Ah!—but Paderewski has the years, too, now, and his playing is as virile, as flaming, as it ever was. An artist—with a temperament—doesn’t get old, any more than Peter Pan does. Paderewski’s furrowed face shows the artist’s eternal striving; his music shows his eternal youth, his faithfulness to the vision that furnishes his answer to the eternal “Warum?”
This is the secret of Paderewski’s white magic. He’s still the supreme god! Bauer plays perfectly within the rules—exquisitely and powerfully—and misses the top height by the mere fraction of a mood, the simple lack of a temperament; or, as O. Henry might have explained it, by the unfortunate encumbrance of a forty-two-inch belt. Hofman has an impatience with his medium, apparently, that leaves his hearer unsatisfied with the piano; while Paderewski, though he transcends the instrument, does so because of his love for the piano as a medium, and forces his hearer to agree with him that it’s the supreme one. Godowsky forces things into the piano—pushes them in and makes them stay there; Paderewski draws things out, always, and fills the world with them.

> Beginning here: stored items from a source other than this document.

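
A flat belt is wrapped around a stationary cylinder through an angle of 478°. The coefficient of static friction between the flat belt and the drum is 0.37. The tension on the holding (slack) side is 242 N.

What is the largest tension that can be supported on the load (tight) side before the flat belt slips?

At impending slip the capstan equation gives T₂/T₁ = e^{μβ} with β in radians.
β = 478° × π/180 = 8.343 rad.
e^{μβ} = e^{0.37×8.343} = 21.91.
T₂ = T₁ · e^{μβ} = 242 × 21.91 = 5300 N.

T_max ≈ 5300 N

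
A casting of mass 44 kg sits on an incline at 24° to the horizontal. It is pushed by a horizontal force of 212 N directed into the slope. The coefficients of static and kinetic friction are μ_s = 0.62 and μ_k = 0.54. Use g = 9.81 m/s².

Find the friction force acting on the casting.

Normal direction: N = m g cos θ + P sin θ = 480.6 N.
Along the incline, the net driving force (taking up-slope positive) is P cos θ − m g sin θ = 193.7 − 175.6 = 18.11 N, so equilibrium requires friction f = -18.11 N (down-slope).
Maximum static friction: μ_s N = 0.62 × 480.6 = 297.9 N.
Since 18.11 N is within the 297.9 N limit, the casting stays put and friction is exactly 18.1 N.

f ≈ 18.1 N (down the incline)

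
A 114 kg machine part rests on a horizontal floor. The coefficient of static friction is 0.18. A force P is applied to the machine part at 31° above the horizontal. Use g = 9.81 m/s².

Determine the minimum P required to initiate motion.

P ≈ 212 N

N = m g − P sin α (the pull lifts the machine part).
At impending slip, P cos α = μ_s N = μ_s (m g − P sin α).
Solving: P (cos α + μ_s sin α) = μ_s m g → P = 0.18×1120/(cos 31° + 0.18 sin 31°) = 201/0.9499 = 212 N.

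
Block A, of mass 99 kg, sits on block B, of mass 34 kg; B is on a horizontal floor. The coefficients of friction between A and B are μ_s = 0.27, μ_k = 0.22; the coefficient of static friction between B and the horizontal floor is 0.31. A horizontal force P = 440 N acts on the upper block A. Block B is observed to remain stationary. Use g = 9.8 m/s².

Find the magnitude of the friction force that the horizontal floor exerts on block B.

Normal force at the A–B interface: N₁ = m_A g = 970.2 N.
So the A–B interface can sustain at most μ_s N₁ = 262 N of static friction.
Since P = 440 N > 262 N, A slides on B; the A–B friction is kinetic: f₁ = μ_k N₁ = 0.22×970.2 = 213 N.
B experiences an equal 213 N forward from A (third law). B is in equilibrium, so the floor supplies f₂ = 213 N of static friction (limit μ_s(m_A+m_B)g = 404.1 N, not exceeded).

f ≈ 213 N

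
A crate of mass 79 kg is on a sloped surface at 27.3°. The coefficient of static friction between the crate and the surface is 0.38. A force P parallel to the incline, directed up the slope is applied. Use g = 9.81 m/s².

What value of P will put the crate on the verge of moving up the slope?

At impending motion up the slope, friction acts down-slope at its limit: f = μ_s N.
P is parallel to the surface, so N = m g cos θ = 689 N.
Along the incline: P = m g sin θ + μ_s N = 355 + 0.38×689 = 617 N.

P ≈ 617 N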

I can think of no comparison from which he doesn’t emerge unscathed. If I were a musical reactionary, this judgment would have no value here; but I’m not. Classical perfection is no longer interesting; Beethoven seems no longer to comprehend all music—in fact, the people who have no rebellions about the sterility of the old symphonies are quite beyond my range of understanding. But Paderewski plays the old music in a new way, gives it such vitality of meaning that you feel it’s just been born—or, better, perhaps, that its composers have been triumphantly revalued, rejustified in their claim for eternal life. His Beethoven is as full of color as his Chopin; and who, by the way, ever started the popular nonsense about De Pachmann or anyone else being the supreme Chopin exponent? No one has ever played Chopin like Paderewski; no one has ever made such simple, haunting melodies of the nocturnes; no one has ever struck such ringing Polish music out of the polonaises, or such wind-swept cadences from the Berceuse; no one has ever played the Funeral March so like a cosmic procession—the mighty moving of humanity from birth to death and new life; no one has ever so visualized those “orchestras of butterflies that played to Chopin in the sun.”
I have still one great wish in the world: that some time I may hear Paderewski play on a Mason and Hamlin—that piano of unutterable depth and richness. The fact that he’s never used it is the one flaw in his performances, for no other instrument that I’ve heard gives you the same sense of drowning in great waves of warm sound. The combination would convince even the followers of the new gods. But, old or new, and even on his cold Steinway, no one has ever drawn from the piano the same quality of golden tone or dared such simplicity of singing as Paderewski. To put his genius into a sentence: no one has ever built so strong a bridge across the gulf that yawns between vision and accomplishment.